- Directed by: Dinesh Kumaran
- Produced by: Shivaraj R Karthik MB
- Starring: Asraf; VJ Pappu; Jey;
- Cinematography: Shivaraj R
- Music by: Pathmayan Sivanatham
- Production company: Kovai Film Mates
- Release date: 22 September 2023;
- Country: India
- Language: Tamil

= Maal =

2023 Tamil film

Maal is a 2023 Indian Tamil-language film directed by Dinesh Kumaran and starring Asraf, VJ Pappu and Gowri Nandha in the lead roles. It was released on 22 September 2023.

== Cast ==
- Asraf as Kathir
- VJ Pappu as Gowtham
- Jey as Jey
- Saikarthi as Karna
- Gowri Nandha as Yazhini
- Dinesh Kumaran as Philips
- Gajaraj as Gajaraj
- Dilip Balasubramaniyam as Sankar

==Production==
Maal featured predominantly newcomers barring Gajaraj and Saikarthi, who had previously worked on Hara Hara Mahadevaki (2017) and Jagame Thanthiram (2021). Actress Gowri Nandha, known for her role in Ayyappanum Koshiyum (2020), shot for the film in March 2021. The film was shot in Coimbatore and Tanjore.
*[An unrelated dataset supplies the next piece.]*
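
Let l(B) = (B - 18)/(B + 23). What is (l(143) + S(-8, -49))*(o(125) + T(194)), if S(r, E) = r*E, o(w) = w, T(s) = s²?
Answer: 2461903917/166 ≈ 1.4831e+7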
In September 2023 the OTT platform aha announced that the Tamil film Maal would premiere on the streaming platform on September 22.

== Reception ==
The film was released on 22 September 2023 on the aha streaming platform. A critic from OTTPlay wrote "debutant director Dinesh Kumaran's Maal is an idea that's good on paper, but completely falters in its execution", adding that the film is "let down by a weak screenplay, average performances and amateurish filmmaking". A reviewer from Dina Thanthi noted that the film was "low on logic" but had some "high moments".